Молчание длилось восемь лет. До тех самых пор, когда однажды в комнате Галилея не появился бывший его ученик и жених его дочери Вирджинии — Людовико. Изящный, в черных очках, с современным портфельчиком в руках, он принес нежданную весть: новым папой будет просвещенный человек. При этом Людовико не преминул напомнить Галилею о его обязательстве молчать и не «вмешиваться в споры о вращении Земли вокруг Солнца». Куда там! Галилей рванул со стола скатерть, едва не расплескав вино. Прочь! «Мир приходит в движение!» Вновь послышались ему победные звуки фанфар. Трубить сбор! Приборы на стол! Приготовить все к новому эксперименту — мы будем изучать солнечные пятна! Забегали в волнении ученики, комната вмиг преобразилась. А в центре, широко расставив ноги, встал, как капитан, Галилео Галилей (только тут стало ясно, чего стоило такому человеку его восьмилетнее молчание!).
Он почти не заметил, как покинул его дом и его дочь оскорбленный Людовико. Не обратил внимания, что дочь упала перед ним без чувств. Переступив через нее, Галилей жадно приник к прибору: «Я должен, должен узнать!»
Словно подхватив радостный клич Галилея, вдруг вспыхнул красный свет, зашатались и раздвинулись стены (монахи не смогли их удержать). Народ высыпал на площадь как из решета. Зазвучал лихой карнавальный мотив — «Хотели юмор сгубить…».
Реплика Ю. П. Любимова
Я взял музыку Шостаковича к поэме Евтушенко «Бабий яр»[112] и спросил разрешения композитора в два раза увеличить скорость — он разрешил.
«Блестяще, темпераментно поставлена в театре сцена „Ярмарка“. Под музыку Шостаковича на слова Е. Евтушенко „Хотели юмор сгубить…“ развертывается вакханалия. Куплеты сменяются плясками — лейтмотив всего: долой власть, каждый сам себе господин»[113].
Оборванный люд заплясал, запел. Выскочили лицедеи, подняли пугало Галилея из рогожи, высекли голую куклу кардинала и кинули прямо в зал. Запели озорную песню о Земле и Солнце, каждый куплет изображая пантомимой — грубо, эротично, с перцем. А припев скандируют все:
А я скажу на это так:
Хоть что бы ни случилось,
Хочу начальством быть себе!
Не так ли, ваша милость?!
И пошла вакханалия. Фривольные жесты, акробатика, уродец заплясал на костылях. В такт пляске заходили ходуном черные блестящие стены в глубине. Нищий люд двинулся в танце вперед, на нас.
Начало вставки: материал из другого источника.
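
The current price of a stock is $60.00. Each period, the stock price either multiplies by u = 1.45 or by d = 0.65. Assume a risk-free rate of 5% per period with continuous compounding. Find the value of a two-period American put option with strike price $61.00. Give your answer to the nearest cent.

$11.44

Risk-neutral probability p = (e^0.05 − 0.65)/(1.45 − 0.65) = 0.4013/0.8000 = 0.5016
Terminal stock prices: S_uu = 126.2, S_ud = 56.55, S_dd = 25.35
Terminal payoffs (K − S): max(-65.15, 0) = 0, max(4.45, 0) = 4.45, max(35.65, 0) = 35.65
Node u (S = 87): continuation = e^(−0.05)·[0.5016·0.0000 + 0.4984·4.4500] = 2.1098; exercise value = 0.0000 ≤ continuation, so V_u = 2.1098
Node d (S = 39): continuation = e^(−0.05)·[0.5016·4.4500 + 0.4984·35.6500] = 19.0250; exercise value = 22.0000 > continuation, so V_d = 22.0000 (exercise)
Node 0 (S = 60): continuation = e^(−0.05)·[0.5016·2.1098 + 0.4984·22.0000] = 11.4369; exercise value = 1.0000 ≤ continuation, so V_0 = 11.4369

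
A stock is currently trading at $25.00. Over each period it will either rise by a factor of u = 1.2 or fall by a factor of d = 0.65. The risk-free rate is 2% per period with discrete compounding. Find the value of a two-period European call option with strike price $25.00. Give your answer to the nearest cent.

Risk-neutral probability p = (1 + 0.02 − 0.65)/(1.2 − 0.65) = 0.3700/0.5500 = 0.6727
Terminal stock prices: S_uu = 36, S_ud = 19.5, S_dd = 10.56
Terminal payoffs (S − K): max(11, 0) = 11, max(-5.5, 0) = 0, max(-14.44, 0) = 0
Node u (S = 30): V_u = 1/1.02·[0.6727·11.0000 + 0.3273·0.0000] = 7.2549
Node d (S = 16.25): V_d = 1/1.02·[0.6727·0.0000 + 0.3273·0.0000] = 0.0000
Node 0 (S = 25): V_0 = 1/1.02·[0.6727·7.2549 + 0.3273·0.0000] = 4.7849

$4.78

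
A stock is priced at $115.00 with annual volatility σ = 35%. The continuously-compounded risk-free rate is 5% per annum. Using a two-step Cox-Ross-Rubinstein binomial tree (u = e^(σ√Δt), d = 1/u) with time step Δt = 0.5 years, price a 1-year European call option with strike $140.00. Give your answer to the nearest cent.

$11.07

CRR parameters: u = e^(σ√Δt) = e^(0.35·√0.5) = 1.2808, d = 1/u = 0.7808
Per-period rate: rΔt = 0.05·0.5 = 0.025, so R = e^0.025 = 1.0253
Risk-neutral probability p = (e^0.025 − 0.7808)/(1.2808 − 0.7808) = 0.2446/0.5000 = 0.4891
Terminal stock prices: S_uu = 188.7, S_ud = 115, S_dd = 70.1
Terminal payoffs (S − K): max(48.65, 0) = 48.65, max(-25, 0) = 0, max(-69.9, 0) = 0
Node u (S = 147.3): V_u = e^(−0.025)·[0.4891·48.6525 + 0.5109·0.0000] = 23.2069
Node d (S = 89.79): V_d = e^(−0.025)·[0.4891·0.0000 + 0.5109·0.0000] = 0.0000
Node 0 (S = 115): V_0 = e^(−0.025)·[0.4891·23.2069 + 0.5109·0.0000] = 11.0695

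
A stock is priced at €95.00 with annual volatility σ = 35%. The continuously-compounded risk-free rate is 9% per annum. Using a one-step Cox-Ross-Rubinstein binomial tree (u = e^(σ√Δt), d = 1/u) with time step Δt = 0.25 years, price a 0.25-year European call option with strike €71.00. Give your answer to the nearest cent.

CRR parameters: u = e^(σ√Δt) = e^(0.35·√0.25) = 1.1912, d = 1/u = 0.8395
Per-period rate: rΔt = 0.09·0.25 = 0.0225, so R = e^0.0225 = 1.0228
Risk-neutral probability p = (e^0.0225 − 0.8395)/(1.1912 − 0.8395) = 0.1833/0.3518 = 0.5210
Terminal stock prices: S_u = 113.2, S_d = 79.75
Terminal payoffs (S − K): max(42.17, 0) = 42.17, max(8.748, 0) = 8.748
Node 0 (S = 95): V_0 = e^(−0.0225)·[0.5210·42.1684 + 0.4790·8.7484] = 25.5797

€25.58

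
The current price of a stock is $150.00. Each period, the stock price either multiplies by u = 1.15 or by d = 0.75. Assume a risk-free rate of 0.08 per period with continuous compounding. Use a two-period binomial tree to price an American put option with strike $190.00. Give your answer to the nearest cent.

$40.00

Risk-neutral probability p = (e^0.08 − 0.75)/(1.15 − 0.75) = 0.3333/0.4000 = 0.8332
Terminal stock prices: S_uu = 198.4, S_ud = 129.4, S_dd = 84.38
Terminal payoffs (K − S): max(-8.375, 0) = 0, max(60.62, 0) = 60.62, max(105.6, 0) = 105.6
Node u (S = 172.5): continuation = e^(−0.08)·[0.8332·0.0000 + 0.1668·60.6250] = 9.3338; exercise value = 17.5000 > continuation, so V_u = 17.5000 (exercise)
Node d (S = 112.5): continuation = e^(−0.08)·[0.8332·60.6250 + 0.1668·105.6250] = 62.8921; exercise value = 77.5000 > continuation, so V_d = 77.5000 (exercise)
Node 0 (S = 150): continuation = e^(−0.08)·[0.8332·17.5000 + 0.1668·77.5000] = 25.3921; exercise value = 40.0000 > continuation, so V_0 = 40.0000 (exercise)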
За девицами в драных юбках — парни с дубинами, будто круша все на пути. Вот почему страшились церковники учения Галилея. Оно чревато бунтом. ‹…›
К. Рудницкий писал: «Власть сильнее разума. Власть сильнее гения. Власть сильнее даже самого властителя: у нее своя, не зависимая от личности, воля и логика. Мальчик Медичи, которого точно и экспрессивно сыграла 3. Славина, может интересоваться подзорной трубой Галилея. Но когда мальчик станет герцогом, он холодно и надменно пройдет мимо Галилея и распорядится отдать его в руки инквизиторам. Вновь избранный папа, тот самый математик и либерал, он, как человек, сочувствует Галилею. Пока не одет. Пока перед нами голый жирненький мужчина в цвете лет, который, вальяжно расположившись на троне, рассуждает о значении наук. Степень сочувствия, однако, умаляется на глазах по ходу гениально задуманного Брехтом процесса облачения папы. Когда тело святейшего отца закрыли блистающие ризы, когда умную голову его украсила величественная тиара, когда Любимов одним неотразимо-точным движением приподнял повыше папский престол вместе с актером В. Соболевым, — о, тогда, с этой высоты, сочувствие еретику невозможно. Папа соглашается: пусть Галилею покажут — только покажут! — орудия пытки. Этого будет достаточно, — кивает головой кардинал-инквизитор, — господин Галилей ведь разбирается в орудиях»[114].